Egypt’s new president, Mohamed Morsi, in recent weeks has not only moved to consolidate political control by forcing out the country’s military leaders and increasing the power of the presidential office; he is also beginning to come to grips with Egypt’s troubled economy. Last week, Egypt sought a $4.8 billion loan from the International Monetary Fund (IMF) —a significant increase over the $3.2 billion that it was originally pursuing. The loan has been an off-and-on possibility for Egypt for over a year; political uncertainty and domestic opposition have hindered negotiations in the past.
This loan is critical because Egypt’s foreign currency reserves are at low levels—a recurring theme in Egypt’s economic predicament over the past months. Foreign reserves have allowed Egypt to bolster its currency to avoid devaluation, a tactic that it cannot keep using indefinitely under the current situation. Last week, Egypt’s finance minister suggested that Egypt would not devalue its currency, but other sources think differently. For instance, the chief investment officer of Silk Invest, a fund invested in Egypt, told the Chicago Tribune that “Although a further (currency) depreciation is on the cards, a loan will help shore up the pound against a worse outcome.” Foreign investors, convinced that a devaluation is inevitable, have been sitting on the sidelines, depriving the country of much needed investment.

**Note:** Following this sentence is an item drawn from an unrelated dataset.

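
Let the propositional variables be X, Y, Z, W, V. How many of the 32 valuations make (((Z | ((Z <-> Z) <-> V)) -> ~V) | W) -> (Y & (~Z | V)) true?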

As I wrote in May, when Egypt was working on a previous iteration of the IMF deal, an IMF loan could also play an important role in bringing about further economic support from international lenders. Ahram recently reported on the discrepancy between aid pledged to Egypt and aid actually received: although some donor aid has come through, the fate of other aid seems far from certain. The UAE, for instance, pledged $3 billion in October that has yet to be seen. Remarking to the AP on the importance of the IMF meeting, Prime Minister Hesham Kandil said that it “gives a positive message to Egypt and the whole world that Egypt is stabilizing and that the economy is heading to recovery.”
In the same vein as his government’s efforts to create greater macroeconomic stability, President Morsi has also vocally supported tourism, promoting the country as a secure and welcoming destination for visitors. In 2011, Egypt’s tourism revenues declined by 30 percent, and these revenues are slow to bounce back.
The Muslim Brotherhood knows that its future political prospects depend on its ability to deliver economically. Ironically, the Muslim Brotherhood’s best hope for Egypt’s economy is to follow a set of policies similar to the ones that Hosni Mubarak pursued. As I wrote in a February 2011 Council on Foreign Relations Expert Brief, starting in 2004, Mubarak and his economic “dream team” pursued economic liberalization policies and made it easier to do business in Egypt. These policies led to strong growth before the financial crisis with peak growth reaching 8 percent. Egypt was often discussed by international investors as among the next group of emerging market economies after the BRICs to watch. Nevertheless, corruption was rife; the gains of Mubarak’s policies were too concentrated around a small group of his cronies and did too little to improve the average Egyptian’s quality of life. Figuring out how to deliver strong growth, distribute the gains more equally, and make a dent in the country’s high poverty levels must be the Morsi government’s priority.